On 6 December 2019 we start the 10th year of the European Journal of Psychotraumatogy (EJPT), a full Open Access journal on psychotrauma. This editorial is part of a special issue celebrating the 10 years anniversary of the journal and acknowledging some of our most impactful articles of the past decade. In this editorial the editors present a decennial review of the field addressing a range of topics that are core to both the journal and to psychotraumatology as a discipline. These include neurobiological developments (genomics, neuroimaging and neuroendocrine research), forms of trauma exposure and impact across the lifespan, mass trauma and early interventions, work-related trauma, trauma in refugee populations, and the potential consequences of trauma such as PTSD or Complex PTSD, but also resilience. We address innovations in psychological, medication (enhanced) and technology-assisted treatments, mediators and moderators like social support and finally how new research methods help us to gain insights in symptom structures or to better predict symptom development or treatment success.
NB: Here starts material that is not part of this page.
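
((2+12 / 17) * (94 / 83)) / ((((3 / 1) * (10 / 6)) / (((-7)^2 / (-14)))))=-15134 / 7055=-2.15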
We aimed to answer three questions 1. Where did we stand in 2010? 2. What did we learn in the past 10 years? 3. What are our knowledge gaps? We conclude with a number of recommendations concerning top priorities for the future direction of the field of psychotraumatology and correspondingly the journal.

• Celebrating 10 years of the European Journal of Psychotraumatology the editors present a decennial review of core topics in the field and conclude with recommendations concerning top priorities for future research.